Brown Sugar Cherry Pound Cake

When Sarah calls you up and asks if you want to bake something, the correct answer is always yes.  Yes!  You’ll shout into the phone, not caring what day of the week it is or what you might have planned to do that afternoon.  New plan: bake with Sarah.

So that’s where I found myself one bright afternoon, sitting with Sarah in my kitchen nook, the two of us staring at a giant bowl of cherries on the countertop and leafing through a mound of cookbooks for inspiration.  Pound cake!  We decided.  What does Ina have to say about it?  We wondered.

Ina had a few things to say about her pound cake (honey, pure cake flour, no cherries, etc.), but between Sarah and my meddling the finished recipe was a far cry from the original – laced with almond extract, spelt flour, a healthy amount of brown sugar, and studded throughout with fresh cherry jewels.

We watched season 5 of the Great British Bake Off while our own cake baked, which is something I recommend doing, regardless of whether or not you make this recipe.  (A Mel/Sue sandwich is always a good idea, y’know?)  Anyway, despite all of the meddling, and the fact that we were distracted by television and missed our baking timers, the finished product – our brown sugar cherry pound cake – turned out to be quite simple and fresh, a perfectly dense and buttery cake, topped with a bright and cheerful glaze in the loveliest (slash trendiest) of summer hues.
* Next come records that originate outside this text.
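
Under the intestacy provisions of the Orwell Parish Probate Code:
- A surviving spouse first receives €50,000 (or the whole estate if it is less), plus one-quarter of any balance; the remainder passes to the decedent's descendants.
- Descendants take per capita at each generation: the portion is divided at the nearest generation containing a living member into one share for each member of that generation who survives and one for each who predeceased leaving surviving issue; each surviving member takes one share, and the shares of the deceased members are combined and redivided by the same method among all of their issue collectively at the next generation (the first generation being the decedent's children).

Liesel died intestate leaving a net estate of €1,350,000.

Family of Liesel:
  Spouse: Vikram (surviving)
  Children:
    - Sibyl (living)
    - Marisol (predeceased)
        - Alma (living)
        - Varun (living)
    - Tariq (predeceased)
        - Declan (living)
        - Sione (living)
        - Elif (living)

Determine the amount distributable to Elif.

Vikram first takes €50,000, leaving a balance of €1,300,000. Vikram then takes one-quarter of the balance (€325,000), for a total of €375,000. The remaining €975,000 passes to the descendants.
The descendants' portion (€975,000) is divided at the children's generation into 3 shares of €325,000. Sibyl takes €325,000. The 2 shares of the deceased (Marisol and Tariq) are combined into a pool of €650,000.
That pool (€650,000) is divided at the grandchildren's generation equally among Alma, Varun, Declan, Sione, and Elif: €130,000 each.

Elif receives €130,000.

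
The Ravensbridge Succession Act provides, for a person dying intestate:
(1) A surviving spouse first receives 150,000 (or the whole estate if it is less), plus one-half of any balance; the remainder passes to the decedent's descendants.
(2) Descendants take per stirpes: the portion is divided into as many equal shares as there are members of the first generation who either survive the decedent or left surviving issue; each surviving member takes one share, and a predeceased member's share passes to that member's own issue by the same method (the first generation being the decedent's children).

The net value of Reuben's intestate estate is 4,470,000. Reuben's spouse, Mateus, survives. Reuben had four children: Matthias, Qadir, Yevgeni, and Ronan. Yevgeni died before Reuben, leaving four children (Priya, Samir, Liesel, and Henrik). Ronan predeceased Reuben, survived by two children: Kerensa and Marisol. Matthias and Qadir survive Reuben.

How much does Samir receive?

Mateus first takes 150,000, leaving a balance of 4,320,000. Mateus then takes one-half of the balance (2,160,000), for a total of 2,310,000. The remaining 2,160,000 passes to the descendants.
The descendants' portion (2,160,000) is divided into 4 shares of 540,000: Matthias and Qadir each take 540,000; Yevgeni's 540,000 share passes to Yevgeni's issue; Ronan's 540,000 share passes to Ronan's issue.
Yevgeni's share (540,000) is divided into 4 shares of 135,000: Priya, Samir, Liesel, and Henrik each take 135,000.
Ronan's share (540,000) is divided into 2 shares of 270,000: Kerensa and Marisol each take 270,000.

Samir receives 135,000.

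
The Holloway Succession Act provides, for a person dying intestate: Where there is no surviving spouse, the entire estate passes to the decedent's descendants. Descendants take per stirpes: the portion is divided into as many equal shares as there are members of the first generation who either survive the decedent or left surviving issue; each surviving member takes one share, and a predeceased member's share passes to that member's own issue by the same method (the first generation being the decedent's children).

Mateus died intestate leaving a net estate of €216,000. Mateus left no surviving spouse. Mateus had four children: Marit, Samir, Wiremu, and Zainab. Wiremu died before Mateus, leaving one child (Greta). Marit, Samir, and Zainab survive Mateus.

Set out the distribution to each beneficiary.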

Bottom line is it’s scrummy.  Will you try it?  On your mark, get set, BAKE!

Brown Sugar Cherry Pound Cake

Loosely adapted from Ina Garten’s Honey Vanilla Pound Cake recipe

This is a great recipe to make in summertime, when fresh cherries are at their finest, but if you get the hankering to make this any other time of year, frozen cherries will do just fine.

Also, Sarah and I used 1/2 cup spelt flour and 1 1/2 cups cake flour for our version, but if you can’t find spelt (or would rather not use it), all cake flour works, too.
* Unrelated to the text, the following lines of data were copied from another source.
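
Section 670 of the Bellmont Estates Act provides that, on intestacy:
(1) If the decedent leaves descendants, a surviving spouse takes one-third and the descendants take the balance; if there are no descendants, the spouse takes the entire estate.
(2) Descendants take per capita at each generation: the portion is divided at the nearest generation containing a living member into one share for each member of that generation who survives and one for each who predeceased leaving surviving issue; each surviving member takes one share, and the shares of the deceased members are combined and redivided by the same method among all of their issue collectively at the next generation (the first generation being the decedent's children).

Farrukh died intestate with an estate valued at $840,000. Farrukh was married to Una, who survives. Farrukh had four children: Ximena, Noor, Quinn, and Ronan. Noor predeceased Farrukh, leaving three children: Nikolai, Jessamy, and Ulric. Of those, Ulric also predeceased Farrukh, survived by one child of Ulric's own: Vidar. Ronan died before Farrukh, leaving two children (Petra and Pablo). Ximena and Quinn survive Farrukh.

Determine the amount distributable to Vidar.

Vidar receives $56,000.

Una takes one-third of $840,000 = $280,000. The remaining $560,000 passes to the descendants.
The descendants' portion ($560,000) is divided at the children's generation into 4 shares of $140,000. Ximena and Quinn each take $140,000. The 2 shares of the deceased (Noor and Ronan) are combined into a pool of $280,000.
That pool ($280,000) is divided at the grandchildren's generation into 5 shares of $56,000. Nikolai, Jessamy, Petra, and Pablo each take $56,000. The remaining share for the deceased Ulric ($56,000) is carried to the next generation.
That pool ($56,000) passes entirely to Vidar, the sole taker at the great-grandchildren's generation.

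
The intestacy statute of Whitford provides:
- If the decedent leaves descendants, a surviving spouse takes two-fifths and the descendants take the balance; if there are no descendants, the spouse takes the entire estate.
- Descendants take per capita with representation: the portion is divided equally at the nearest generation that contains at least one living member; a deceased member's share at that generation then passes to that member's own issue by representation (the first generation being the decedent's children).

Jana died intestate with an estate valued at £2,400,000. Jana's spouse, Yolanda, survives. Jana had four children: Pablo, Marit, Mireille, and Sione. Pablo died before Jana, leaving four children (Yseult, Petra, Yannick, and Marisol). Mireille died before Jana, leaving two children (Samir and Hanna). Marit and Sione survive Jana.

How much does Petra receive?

Petra receives £90,000.

Yolanda takes two-fifths of £2,400,000 = £960,000. The remaining £1,440,000 passes to the descendants.
The descendants' portion (£1,440,000) is divided into 4 shares of £360,000: Marit and Sione each take £360,000; Pablo's £360,000 share passes to Pablo's issue; Mireille's £360,000 share passes to Mireille's issue.
Pablo's share (£360,000) is divided into 4 shares of £90,000: Yseult, Petra, Yannick, and Marisol each take £90,000.
Mireille's share (£360,000) is divided into 2 shares of £180,000: Samir and Hanna each take £180,000.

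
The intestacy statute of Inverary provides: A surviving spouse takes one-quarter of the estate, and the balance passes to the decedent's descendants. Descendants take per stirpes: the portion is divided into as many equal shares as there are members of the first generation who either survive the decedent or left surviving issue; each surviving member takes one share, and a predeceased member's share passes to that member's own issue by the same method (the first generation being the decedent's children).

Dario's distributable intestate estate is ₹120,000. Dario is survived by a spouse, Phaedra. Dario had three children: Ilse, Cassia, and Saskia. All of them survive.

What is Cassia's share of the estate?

Cassia receives ₹30,000.

Phaedra takes one-quarter of ₹120,000 = ₹30,000. The remaining ₹90,000 passes to the descendants.
The descendants' portion (₹90,000) is divided into 3 shares of ₹30,000: Ilse, Cassia, and Saskia each take ₹30,000.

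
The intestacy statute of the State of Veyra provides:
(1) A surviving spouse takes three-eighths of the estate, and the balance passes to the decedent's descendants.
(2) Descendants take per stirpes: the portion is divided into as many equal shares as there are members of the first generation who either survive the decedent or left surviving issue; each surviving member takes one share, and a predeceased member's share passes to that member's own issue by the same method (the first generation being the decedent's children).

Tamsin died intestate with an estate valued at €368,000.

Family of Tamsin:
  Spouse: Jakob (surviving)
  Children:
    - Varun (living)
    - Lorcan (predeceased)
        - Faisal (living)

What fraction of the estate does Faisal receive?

Faisal receives 5/16 of the estate.

Jakob takes three-eighths of €368,000 = €138,000. The remaining €230,000 passes to the descendants.
The descendants' portion (€230,000) is divided into 2 shares of €115,000: Varun takes €115,000; Lorcan's €115,000 share passes to Lorcan's issue.
Lorcan's share (€115,000) passes entirely to Faisal.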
  • 1/2 pound (2 sticks, or 16 tbsp) unsalted butter, at cool room temperature
  • 3/4 cup granulated sugar
  • 1/2 cup (packed) light or dark brown sugar
  • 1 teaspoon grated lemon zest
  • 5 large eggs, at room temperature
  • 2 teaspoons pure vanilla extract
  • 1/2 teaspoon almond extract
  • 2 cups sifted cake flour (or 1/2 cups cake flour plus 1/2 cup spelt flour, see note above)
  • 1 teaspoon kosher salt
  • 1/2 teaspoon baking powder
  • 1 heaping cup pitted and quartered fresh cherries (can use frozen if necessary. Also, save a few whole cherries for decoration, if you’re so inclined)

for glaze:

  • 1/2 cup confectioner’s sugar
  • 2-3 tablespoons milk
  • 1/4 teaspoon almond extract
  • 1 teaspoon fresh cherry juice or a drop of red food coloring


Heat the oven to 350 degrees F.  Grease a standard bundt pan (10-cup capacity — I use this one) with baking spray or butter.

Using an electric mixer, cream the butter and sugars together for 3-4 minutes, until light and fluffy.  Add the lemon zest and beat in vigorously.
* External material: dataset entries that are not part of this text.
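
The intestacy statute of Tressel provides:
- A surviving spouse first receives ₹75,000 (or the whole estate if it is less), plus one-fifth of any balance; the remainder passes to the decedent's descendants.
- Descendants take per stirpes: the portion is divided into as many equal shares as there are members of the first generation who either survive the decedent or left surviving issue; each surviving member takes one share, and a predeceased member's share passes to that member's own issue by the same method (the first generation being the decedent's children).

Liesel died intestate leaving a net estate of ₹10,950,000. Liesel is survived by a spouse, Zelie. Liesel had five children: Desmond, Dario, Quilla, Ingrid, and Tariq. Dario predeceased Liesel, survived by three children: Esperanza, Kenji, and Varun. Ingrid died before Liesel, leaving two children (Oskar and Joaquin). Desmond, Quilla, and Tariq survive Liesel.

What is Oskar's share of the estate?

Zelie first takes ₹75,000, leaving a balance of ₹10,875,000. Zelie then takes one-fifth of the balance (₹2,175,000), for a total of ₹2,250,000. The remaining ₹8,700,000 passes to the descendants.
The descendants' portion (₹8,700,000) is divided into 5 shares of ₹1,740,000: Desmond, Quilla, and Tariq each take ₹1,740,000; Dario's ₹1,740,000 share passes to Dario's issue; Ingrid's ₹1,740,000 share passes to Ingrid's issue.
Dario's share (₹1,740,000) is divided into 3 shares of ₹580,000: Esperanza, Kenji, and Varun each take ₹580,000.
Ingrid's share (₹1,740,000) is divided into 2 shares of ₹870,000: Oskar and Joaquin each take ₹870,000.

Oskar receives ₹870,000.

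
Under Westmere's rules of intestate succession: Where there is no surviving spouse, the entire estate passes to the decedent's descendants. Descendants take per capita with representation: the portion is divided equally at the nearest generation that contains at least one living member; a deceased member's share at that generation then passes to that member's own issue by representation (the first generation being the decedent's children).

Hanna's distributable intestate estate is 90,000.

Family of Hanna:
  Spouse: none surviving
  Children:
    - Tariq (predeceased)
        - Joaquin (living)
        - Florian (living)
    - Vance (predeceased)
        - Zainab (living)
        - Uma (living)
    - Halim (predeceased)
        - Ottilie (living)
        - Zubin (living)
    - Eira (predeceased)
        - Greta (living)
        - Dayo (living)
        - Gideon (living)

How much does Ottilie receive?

Ottilie receives 10,000.

The entire 90,000 passes to the descendants.
No child survives, so the initial division is made at the grandchildren's generation.
That amount (90,000) is divided into 9 shares of 10,000: Joaquin, Florian, Zainab, Uma, Ottilie, Zubin, Greta, Dayo, and Gideon each take 10,000.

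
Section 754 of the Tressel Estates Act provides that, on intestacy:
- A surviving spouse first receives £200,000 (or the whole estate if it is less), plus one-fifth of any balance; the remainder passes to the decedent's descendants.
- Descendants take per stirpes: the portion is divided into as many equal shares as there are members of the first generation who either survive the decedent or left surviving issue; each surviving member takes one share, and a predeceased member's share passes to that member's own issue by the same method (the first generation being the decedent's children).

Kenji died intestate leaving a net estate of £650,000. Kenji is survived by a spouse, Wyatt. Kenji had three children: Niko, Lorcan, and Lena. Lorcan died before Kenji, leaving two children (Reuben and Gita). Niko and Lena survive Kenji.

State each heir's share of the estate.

Wyatt first takes £200,000, leaving a balance of £450,000. Wyatt then takes one-fifth of the balance (£90,000), for a total of £290,000. The remaining £360,000 passes to the descendants.
The descendants' portion (£360,000) is divided into 3 shares of £120,000: Niko and Lena each take £120,000; Lorcan's £120,000 share passes to Lorcan's issue.
Lorcan's share (£120,000) is divided into 2 shares of £60,000: Reuben and Gita each take £60,000.

Wyatt: £290,000; Niko: £120,000; Reuben: £60,000; Gita: £60,000; Lena: £120,000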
Meanwhile, crack the eggs into a large measuring cup, and add the extracts.  With the mixer on low speed, add the egg mixture slowly, one egg at a time, scraping down the bowl between each addition to ensure the batter is as smooth as possible.

Add the flour, salt and baking powder, and very slowly mix together until the batter just comes together.  Fold in the cherries by hand (a rubber spatula works well here).  Evenly distribute the batter into the prepared pan, smoothing the top with the spatula.

Bake the cake for about 60 minutes, or until the cake springs back when lightly poked, and a skewer inserted into the center comes out clean.  Allow the cake to cool in the pan for 10 minutes, then carefully invert it onto a cooling rack to cool completely.

When the cake is fully cool, make the glaze: whisk together the confectioner’s sugar, milk (start with just 2 tablespoons milk, and add more at the end if you think you need it), almond extract, and cherry juice/food coloring until smooth.  Pour or drizzle the glaze over the cooled cake, letting it run down the sides (the glaze will firm up as it sits, so if it feels too runny at first, give it a few minutes to harden and then pour/drizzle it over the cake).  Top with a few fresh cherries for garnish, if you like.

The cake is best the day it’s made, but will keep well for about 4 days well-wrapped at room temperature.